North Korea fired a newly developed anti-aircraft missile on Thursday, state media KCNA reported, the latest in a series of recent weapons tests that have come as denuclearization talks with the United States are at a standstill.

It was North Korea’s second known weapons test this week after the launch of a previously unseen hypersonic missile on Tuesday. It has also fired ballistic missiles with potential nuclear capabilities and a cruise missile in recent weeks.

The UN Security Council met behind closed doors on Friday to discuss the latest tests, and Washington said it was assessing the missile launch.

The tests shed light on how North Korea is developing increasingly sophisticated weapons, betting on efforts to pressure it to abandon its nuclear and missile programs in exchange for US sanctions relief.

The Defense Academy of Sciences, a military weapons developer, said the tests were aimed at verifying the practical functionality of the missile’s launcher, radar, comprehensive combat command vehicle and combat performance, the official KCNA news agency reported Friday.

The missile has new flagship technologies such as twin rudder control and double impulse flight engine, it said.

South Korea’s military said a detailed analysis was needed to verify the KCNA report.

North Korean leader Kim Jong-un did not attend the trial, which was overseen by Pak Jong-chon, a member of the ruling Workers’ Party’s powerful Politburo and Central Committee.
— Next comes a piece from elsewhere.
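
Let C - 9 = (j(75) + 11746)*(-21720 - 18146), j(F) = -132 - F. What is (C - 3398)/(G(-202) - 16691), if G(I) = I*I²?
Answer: 460017163/8259099 ≈ 55.698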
The KCNA quoted the Academy as saying, “The rapid response and guidance accuracy of the missile control system as well as a substantial increase in the distance to downing air targets have verified the remarkable combat performance of the new type of anti-aircraft missile. ” .

North Korea has said in recent weeks that its weapons tests are aimed at boosting its defense capabilities like those of other countries, accusing the United States and South Korea of ​​”double standards” and a “hostile policy”. has gone.

On Wednesday, Kim said he had no reason to attack South Korea and was ready to reopen the cut-off inter-Korean hotline. But it used “more cunning methods and methods” in pursuing a hostile policy, while proposing a dialogue criticizing the administration of US President Joe Biden.

South Korea’s unification ministry, which is in charge of North Korean affairs, said the North did not respond to the lines on Friday, but vowed to continue efforts to restore channels and resume talks.

South Korean President Moon Jae-in did not mention North Korea in a speech celebrating the 73rd Armed Forces Day on Friday, but said he was committed to promoting lasting peace while responding strongly to any deadly action. Huh.

Analysts say North Korea’s approach is aimed at gaining international recognition as a nuclear-armed state and creating a rift between the US and South Korea, keeping an eye on Moon’s desire for a diplomatic legacy before his term ends in May. To do.

The Biden administration has said it has no hostile intentions towards North Korea and called on it to accept its proposals for talks to break the deadlock on the nuclear disarmament talks.

“We have made specific proposals for discussion with the North Korean people, but we have yet to receive a response and we stand ready to discuss all issues,” White House spokeswoman Jen Psaki told reporters. “We are assessing the specific nature of these launch events.”

(Except for the title, this story has not been edited by NDTV staff and is published from a syndicated feed.)